International Operation Takes Down Beebone Botnet

This week a coordinated international effort by law enforcement agencies and private sector partners took down Internet domains known to be hosting the Beebone (also known as AAEH) botnet, which acted as a “downloader,” installing other forms of malicious software on victims’ computers without their consent or knowledge. The secondary infections installed by Beebone included software that stole banking logins and passwords, as well as fradulent anti-virus software and ransomware.

Initial figures show that over 12,000 computers have been infected, however it is likely there are many more.

The FBI and National Cyber Investigative Joint Task Force-International Cyber Crime Coordination Cell joined forces with Europol’s European Cybercrime Center (EC3) and Joint Cybercrime Action Taskforce (J-CAT) and the Dutch National High Tech Crime Unit in the operation.

Led by the Dutch National High Tech Crime Unit, cyber liaison officials from US and Europe were assisted by industry in the form of Intel Security, Kaspersky and Shadowserver.
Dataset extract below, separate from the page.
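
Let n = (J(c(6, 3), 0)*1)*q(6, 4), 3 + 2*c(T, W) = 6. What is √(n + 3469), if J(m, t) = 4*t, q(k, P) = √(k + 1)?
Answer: √3469 ≈ 58.898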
Eurojust also provided assistance to the operation.

The botnet was "sinkholed" by registering, suspending or seizing all domain names with which the malware could communicate and traffic was then redirected. Data would be distributed to the Internet Service Providers and Computer Emergency Response Teams around the world in order to inform the victims. The botnet does not seem widespread, however, the malware is very sophisticated, allowing multiple forms of malware to compromise the security of the victims’ computers.

The FBI, working with foreign partners, and the US Attorney’s Office for the Southern District of New York and the Computer Crime and Intellectual Property Section within the Department of Justice seized approximately 100 domain names used by the botnet.

FBI Assistant Director for Cyber Joseph Demarest, Jr. said, “Botnets like Beebone have victimized users worldwide, which is why a global law enforcement team approach working with the private sector is so important.”

To illustrate the sophisticated nature of this threat, there are currently over 5 million unique W32/Worm-AAEH samples, with more than 205,000 samples from 23,000 systems in 2013-2014. These systems are spread across more than 195 countries, demonstrating the threat’s global reach. The United States reported the greatest number of infections followed by Japan, India and Taiwan.

Europol said in a statement that F-Secure, Intel Security, Symantec and TrendMicro have all released a remedy to clean and restore infected computers’ defenses. For those who fear their computer may have been infected, EC3 recommends downloading specialist disinfection software.